Para João Massano, presidente do Conselho Regional de Lisboa da Ordem dos Advogados, seria “expectável” que o município tivesse obtido algum valor acrescentado com o imóvel vendido, já que foi alvo de investimento público. “Um particular só faria a venda nestas condições se estivesse aflito de dinheiro”, refere.
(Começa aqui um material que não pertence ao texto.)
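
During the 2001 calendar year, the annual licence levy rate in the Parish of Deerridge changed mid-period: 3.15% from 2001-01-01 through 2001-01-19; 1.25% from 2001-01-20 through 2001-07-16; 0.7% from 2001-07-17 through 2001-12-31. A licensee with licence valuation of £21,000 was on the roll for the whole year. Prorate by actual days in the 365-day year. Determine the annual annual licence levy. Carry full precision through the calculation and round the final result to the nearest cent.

2001-01-01 to 2001-01-19: 19 days at 3.15% → £21,000 × 3.15% × 19/365 = £34.4342
2001-01-20 to 2001-07-16: 178 days at 1.25% → £21,000 × 1.25% × 178/365 = £128.0137
2001-07-17 to 2001-12-31: 168 days at 0.7% → £21,000 × 0.7% × 168/365 = £67.6603
Total = £230.1082

£230.11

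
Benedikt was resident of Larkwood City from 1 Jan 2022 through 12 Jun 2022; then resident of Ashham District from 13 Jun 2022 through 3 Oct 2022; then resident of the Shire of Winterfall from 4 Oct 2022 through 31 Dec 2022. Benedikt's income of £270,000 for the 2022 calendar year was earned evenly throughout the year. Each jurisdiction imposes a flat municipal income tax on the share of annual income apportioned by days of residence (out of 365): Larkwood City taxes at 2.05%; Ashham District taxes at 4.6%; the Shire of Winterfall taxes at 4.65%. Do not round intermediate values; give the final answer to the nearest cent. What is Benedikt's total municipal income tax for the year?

£9,378.25

Larkwood City, 1 Jan – 12 Jun 2022: 163 days → £270,000 × 2.05% × 163/365 = £2,471.7945
Ashham District, 13 Jun – 3 Oct 2022: 113 days → £270,000 × 4.6% × 113/365 = £3,845.0959
The Shire of Winterfall, 4 Oct – 31 Dec 2022: 89 days → £270,000 × 4.65% × 89/365 = £3,061.3562
Total = £9,378.2466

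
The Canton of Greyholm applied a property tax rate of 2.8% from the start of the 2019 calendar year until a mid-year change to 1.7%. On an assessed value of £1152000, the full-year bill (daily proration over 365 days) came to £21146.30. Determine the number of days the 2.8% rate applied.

45 days

Let d = days at the first rate; then 365 − d days at the second rate.
£1152000 × [2.8%·d + 1.7%·(365−d)] / 365 = £21146.30
Solving gives d = 45, so the new rate took effect on 15 Feb 2019.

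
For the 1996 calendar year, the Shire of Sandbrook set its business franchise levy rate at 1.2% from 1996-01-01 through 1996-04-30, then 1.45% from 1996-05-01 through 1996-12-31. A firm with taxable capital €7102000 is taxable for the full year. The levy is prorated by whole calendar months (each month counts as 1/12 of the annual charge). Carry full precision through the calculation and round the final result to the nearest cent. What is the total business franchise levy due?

€97060.67

1996-01-01 to 1996-04-30: 4 months at 1.2% → €7102000 × 1.2% × 4/12 = €28408.0000
1996-05-01 to 1996-12-31: 8 months at 1.45% → €7102000 × 1.45% × 8/12 = €68652.6667
Total = €97060.6667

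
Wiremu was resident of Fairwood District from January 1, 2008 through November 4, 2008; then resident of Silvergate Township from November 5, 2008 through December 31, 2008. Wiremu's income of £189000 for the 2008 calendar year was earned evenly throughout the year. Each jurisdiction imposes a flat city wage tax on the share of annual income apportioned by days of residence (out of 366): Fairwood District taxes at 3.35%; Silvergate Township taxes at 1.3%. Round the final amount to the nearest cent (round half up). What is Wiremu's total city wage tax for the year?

£5728.09

Fairwood District, January 1 – November 4, 2008: 309 days → £189000 × 3.35% × 309/366 = £5345.4467
Silvergate Township, November 5 – December 31, 2008: 57 days → £189000 × 1.3% × 57/366 = £382.6475
Total = £5728.0943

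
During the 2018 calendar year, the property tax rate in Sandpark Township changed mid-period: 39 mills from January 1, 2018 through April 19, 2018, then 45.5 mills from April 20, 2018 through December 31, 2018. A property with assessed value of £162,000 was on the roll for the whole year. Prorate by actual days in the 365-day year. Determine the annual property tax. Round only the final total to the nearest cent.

£7,056.54

January 1 – April 19, 2018: 109 days at 39 mills → £162,000 × 3.9% × 109/365 = £1,886.7452
April 20 – December 31, 2018: 256 days at 45.5 mills → £162,000 × 4.55% × 256/365 = £5,169.7973
Total = £7,056.5425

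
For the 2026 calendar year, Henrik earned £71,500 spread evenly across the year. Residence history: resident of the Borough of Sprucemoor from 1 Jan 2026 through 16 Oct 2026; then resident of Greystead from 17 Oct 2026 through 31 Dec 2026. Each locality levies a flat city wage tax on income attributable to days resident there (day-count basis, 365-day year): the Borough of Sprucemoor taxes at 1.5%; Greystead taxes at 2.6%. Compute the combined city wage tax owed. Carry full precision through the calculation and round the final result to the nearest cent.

The Borough of Sprucemoor, 1 Jan – 16 Oct 2026: 289 days → £71,500 × 1.5% × 289/365 = £849.1849
Greystead, 17 Oct – 31 Dec 2026: 76 days → £71,500 × 2.6% × 76/365 = £387.0795
Total = £1,236.2644

£1,236.26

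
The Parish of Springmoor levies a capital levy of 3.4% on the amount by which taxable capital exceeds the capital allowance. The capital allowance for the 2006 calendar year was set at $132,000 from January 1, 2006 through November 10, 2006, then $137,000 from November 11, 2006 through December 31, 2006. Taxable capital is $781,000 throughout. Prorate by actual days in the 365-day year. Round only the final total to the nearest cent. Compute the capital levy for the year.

$22,042.25

January 1 – November 10, 2006: 314 days, exemption $132,000 → ($781,000 − $132,000) × 3.4% × 314/365 = $18,982.8055
November 11 – December 31, 2006: 51 days, exemption $137,000 → ($781,000 − $137,000) × 3.4% × 51/365 = $3,059.4411
Total = $22,042.2466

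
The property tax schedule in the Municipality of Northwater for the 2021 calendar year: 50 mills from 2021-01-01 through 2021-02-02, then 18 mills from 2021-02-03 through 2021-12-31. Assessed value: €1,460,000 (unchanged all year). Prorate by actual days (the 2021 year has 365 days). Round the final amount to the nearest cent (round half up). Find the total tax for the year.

2021-01-01 to 2021-02-02: 33 days at 50 mills → €1,460,000 × 5% × 33/365 = €6,600.0000
2021-02-03 to 2021-12-31: 332 days at 18 mills → €1,460,000 × 1.8% × 332/365 = €23,904.0000
Total = €30,504.0000

€30,504.00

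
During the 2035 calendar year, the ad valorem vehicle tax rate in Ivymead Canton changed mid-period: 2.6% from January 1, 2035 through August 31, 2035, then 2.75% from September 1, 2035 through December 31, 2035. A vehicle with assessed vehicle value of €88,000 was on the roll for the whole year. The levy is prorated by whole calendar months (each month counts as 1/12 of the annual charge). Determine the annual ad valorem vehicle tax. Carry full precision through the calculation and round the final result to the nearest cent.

January 1 – August 31, 2035: 8 months at 2.6% → €88,000 × 2.6% × 8/12 = €1,525.3333
September 1 – December 31, 2035: 4 months at 2.75% → €88,000 × 2.75% × 4/12 = €806.6667
Total = €2,332.0000

€2,332.00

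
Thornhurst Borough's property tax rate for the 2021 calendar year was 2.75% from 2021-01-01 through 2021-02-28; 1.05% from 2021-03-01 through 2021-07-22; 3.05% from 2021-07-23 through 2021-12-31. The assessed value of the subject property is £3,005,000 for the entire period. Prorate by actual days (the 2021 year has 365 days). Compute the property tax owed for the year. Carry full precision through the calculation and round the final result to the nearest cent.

2021-01-01 to 2021-02-28: 59 days at 2.75% → £3,005,000 × 2.75% × 59/365 = £13,357.8425
2021-03-01 to 2021-07-22: 144 days at 1.05% → £3,005,000 × 1.05% × 144/365 = £12,448.1096
2021-07-23 to 2021-12-31: 162 days at 3.05% → £3,005,000 × 3.05% × 162/365 = £40,678.6438
Total = £66,484.5959

£66,484.60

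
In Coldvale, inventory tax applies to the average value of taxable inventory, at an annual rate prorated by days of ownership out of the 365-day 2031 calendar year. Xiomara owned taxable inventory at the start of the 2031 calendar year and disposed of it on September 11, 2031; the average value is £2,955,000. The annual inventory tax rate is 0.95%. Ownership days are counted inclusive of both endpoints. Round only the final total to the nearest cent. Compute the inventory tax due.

£19,535.38

Days held (January 1 – September 11, 2031): 254 out of 365
Tax = £2,955,000 × 0.95% × 254/365 = £19,535.3836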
Massano afirma também que, “do ponto de vista ético, não faz sentido nenhum comprar um imóvel e vender a preço de custo depois de se usar o dinheiro público para investir nele”. O presidente do Conselho Regional de Lisboa da Ordem dos Advogados refere ainda que o período de exceção das regras impostas à contratação pública durante a pandemia deram aso a que se “aproveitasse este alívio do controlo para fazer negócios impossíveis noutra altura”. “Há sempre quem se aproveite de uma forma desadequada da crise”, explica.
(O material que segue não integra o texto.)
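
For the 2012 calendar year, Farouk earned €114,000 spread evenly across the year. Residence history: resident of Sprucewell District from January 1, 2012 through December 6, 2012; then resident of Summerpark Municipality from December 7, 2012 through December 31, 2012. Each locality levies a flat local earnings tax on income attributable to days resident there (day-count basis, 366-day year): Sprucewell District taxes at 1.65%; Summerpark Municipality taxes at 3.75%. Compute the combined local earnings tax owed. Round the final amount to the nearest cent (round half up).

€2,044.52

Sprucewell District, January 1 – December 6, 2012: 341 days → €114,000 × 1.65% × 341/366 = €1,752.5164
Summerpark Municipality, December 7 – December 31, 2012: 25 days → €114,000 × 3.75% × 25/366 = €292.0082
Total = €2,044.5246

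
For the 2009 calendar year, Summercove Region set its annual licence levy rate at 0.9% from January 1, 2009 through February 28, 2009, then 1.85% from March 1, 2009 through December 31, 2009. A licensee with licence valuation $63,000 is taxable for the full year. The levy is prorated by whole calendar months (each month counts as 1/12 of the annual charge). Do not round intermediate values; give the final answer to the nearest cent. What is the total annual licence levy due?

$1,065.75

January 1 – February 28, 2009: 2 months at 0.9% → $63,000 × 0.9% × 2/12 = $94.5000
March 1 – December 31, 2009: 10 months at 1.85% → $63,000 × 1.85% × 10/12 = $971.2500
Total = $1,065.7500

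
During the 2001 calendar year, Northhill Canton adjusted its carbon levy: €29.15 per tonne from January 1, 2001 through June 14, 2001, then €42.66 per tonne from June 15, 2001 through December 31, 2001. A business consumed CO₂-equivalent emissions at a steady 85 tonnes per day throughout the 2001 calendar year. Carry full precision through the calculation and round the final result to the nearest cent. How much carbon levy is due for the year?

January 1 – June 14, 2001: 165 days × 85 tonnes/day = 14,025 tonnes at €29.15/tonne → €408,828.75
June 15 – December 31, 2001: 200 days × 85 tonnes/day = 17,000 tonnes at €42.66/tonne → €725,220.00

€1,134,048.75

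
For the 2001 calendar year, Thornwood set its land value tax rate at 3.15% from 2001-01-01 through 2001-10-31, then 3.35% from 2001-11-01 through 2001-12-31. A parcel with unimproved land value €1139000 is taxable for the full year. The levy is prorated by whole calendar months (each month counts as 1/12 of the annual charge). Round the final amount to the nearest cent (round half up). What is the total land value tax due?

2001-01-01 to 2001-10-31: 10 months at 3.15% → €1139000 × 3.15% × 10/12 = €29898.7500
2001-11-01 to 2001-12-31: 2 months at 3.35% → €1139000 × 3.35% × 2/12 = €6359.4167
Total = €36258.1667

€36258.17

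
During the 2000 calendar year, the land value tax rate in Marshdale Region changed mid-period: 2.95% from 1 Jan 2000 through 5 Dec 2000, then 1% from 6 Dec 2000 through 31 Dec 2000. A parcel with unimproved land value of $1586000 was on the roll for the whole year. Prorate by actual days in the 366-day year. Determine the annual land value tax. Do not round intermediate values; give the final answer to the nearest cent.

$44590.00

1 Jan – 5 Dec 2000: 340 days at 2.95% → $1586000 × 2.95% × 340/366 = $43463.3333
6 Dec – 31 Dec 2000: 26 days at 1% → $1586000 × 1% × 26/366 = $1126.6667
Total = $44590.0000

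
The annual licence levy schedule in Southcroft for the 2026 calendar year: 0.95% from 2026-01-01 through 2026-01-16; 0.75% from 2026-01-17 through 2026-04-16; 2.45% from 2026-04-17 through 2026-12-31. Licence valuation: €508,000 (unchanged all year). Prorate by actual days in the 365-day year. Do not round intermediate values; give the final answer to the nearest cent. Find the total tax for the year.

2026-01-01 to 2026-01-16: 16 days at 0.95% → €508,000 × 0.95% × 16/365 = €211.5507
2026-01-17 to 2026-04-16: 90 days at 0.75% → €508,000 × 0.75% × 90/365 = €939.4521
2026-04-17 to 2026-12-31: 259 days at 2.45% → €508,000 × 2.45% × 259/365 = €8,831.5452
Total = €9,982.5479

€9,982.55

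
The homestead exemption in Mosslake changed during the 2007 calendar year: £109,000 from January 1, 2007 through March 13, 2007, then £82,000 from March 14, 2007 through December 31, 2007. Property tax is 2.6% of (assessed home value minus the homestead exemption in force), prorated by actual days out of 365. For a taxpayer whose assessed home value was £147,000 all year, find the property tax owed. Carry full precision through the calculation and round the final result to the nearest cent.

January 1 – March 13, 2007: 72 days, exemption £109,000 → (£147,000 − £109,000) × 2.6% × 72/365 = £194.8932
March 14 – December 31, 2007: 293 days, exemption £82,000 → (£147,000 − £82,000) × 2.6% × 293/365 = £1,356.6301
Total = £1,551.5233

£1,551.52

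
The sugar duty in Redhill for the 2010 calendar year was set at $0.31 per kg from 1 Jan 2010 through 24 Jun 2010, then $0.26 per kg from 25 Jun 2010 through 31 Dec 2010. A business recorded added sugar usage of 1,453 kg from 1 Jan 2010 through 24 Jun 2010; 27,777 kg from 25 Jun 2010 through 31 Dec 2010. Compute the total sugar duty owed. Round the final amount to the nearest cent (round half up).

$7,672.45

1 Jan – 24 Jun 2010: 1,453 kg at $0.31/kg → $450.43
25 Jun – 31 Dec 2010: 27,777 kg at $0.26/kg → $7,222.02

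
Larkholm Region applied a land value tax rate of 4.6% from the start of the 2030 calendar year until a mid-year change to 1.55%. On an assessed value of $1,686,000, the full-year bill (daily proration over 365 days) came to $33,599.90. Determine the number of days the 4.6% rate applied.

Let d = days at the first rate; then 365 − d days at the second rate.
$1,686,000 × [4.6%·d + 1.55%·(365−d)] / 365 = $33,599.90
Solving gives d = 53, so the new rate took effect on 23 Feb 2030.

53 days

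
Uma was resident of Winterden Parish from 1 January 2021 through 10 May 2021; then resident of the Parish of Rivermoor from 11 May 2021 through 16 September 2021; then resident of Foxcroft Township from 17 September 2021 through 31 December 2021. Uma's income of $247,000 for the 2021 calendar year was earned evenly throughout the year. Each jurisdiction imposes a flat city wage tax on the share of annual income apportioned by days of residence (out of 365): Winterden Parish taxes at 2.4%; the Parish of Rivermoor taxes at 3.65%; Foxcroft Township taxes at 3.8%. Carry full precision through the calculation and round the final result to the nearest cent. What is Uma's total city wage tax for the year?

$8,023.44

Winterden Parish, 1 January – 10 May 2021: 130 days → $247,000 × 2.4% × 130/365 = $2,111.3425
The Parish of Rivermoor, 11 May – 16 September 2021: 129 days → $247,000 × 3.65% × 129/365 = $3,186.3000
Foxcroft Township, 17 September – 31 December 2021: 106 days → $247,000 × 3.8% × 106/365 = $2,725.7973
Total = $8,023.4397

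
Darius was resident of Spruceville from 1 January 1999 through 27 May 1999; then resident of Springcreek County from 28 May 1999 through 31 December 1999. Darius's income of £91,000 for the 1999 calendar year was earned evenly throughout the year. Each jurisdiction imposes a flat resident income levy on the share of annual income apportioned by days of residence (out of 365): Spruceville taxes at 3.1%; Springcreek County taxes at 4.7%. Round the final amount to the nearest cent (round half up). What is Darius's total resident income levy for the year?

Spruceville, 1 January – 27 May 1999: 147 days → £91,000 × 3.1% × 147/365 = £1,136.1288
Springcreek County, 28 May – 31 December 1999: 218 days → £91,000 × 4.7% × 218/365 = £2,554.4822
Total = £3,690.6110

£3,690.61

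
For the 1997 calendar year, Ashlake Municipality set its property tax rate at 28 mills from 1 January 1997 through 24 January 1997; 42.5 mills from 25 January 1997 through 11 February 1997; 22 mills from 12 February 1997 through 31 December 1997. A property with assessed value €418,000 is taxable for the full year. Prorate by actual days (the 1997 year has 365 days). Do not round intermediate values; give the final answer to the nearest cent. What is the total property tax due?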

O próprio Tribunal de Contas, segundo a avaliação obtida pelo Jornal Público, considerou que este negócio se aproximou dos interesses da empresa Shining Joy, porque o pagamento foi feito “em espécie através da entrega de bens por ela produzidos” e a “futura transmissão dos imóveis" realizada "sem concorrência e ao preço de custo”.

Já de acordo com um relatório do Tribunal de Contas que analisou a contratação pública dos órgãos do poder local entre março de 2020 e março de 2021, a empreitada levada a cabo na fábrica agora detida pela empresa Shining Joy foi o quarto contrato mais caro celebrado por empresas municipais em todo o país. 

Aliás, a mesma investigação feita pelo Tribunal de Contas descobriu que a Cascais Próxima, a empresa publica encarregada de reconverter este armazém, foi responsável por adjudicar mais de metade do valor de todos os contratos atribuídos às empresas municipais do país. 

Ao todo, no período analisado pelo TdC, a Cascais Próxima foi responsável por contratos num valor de 2,9 milhões de euros. Esta fatura é colocada em perspetiva pelo Tribunal já que, a nível nacional, as empresas municipais gastaram um total de 5,8 milhões de euros durante este período.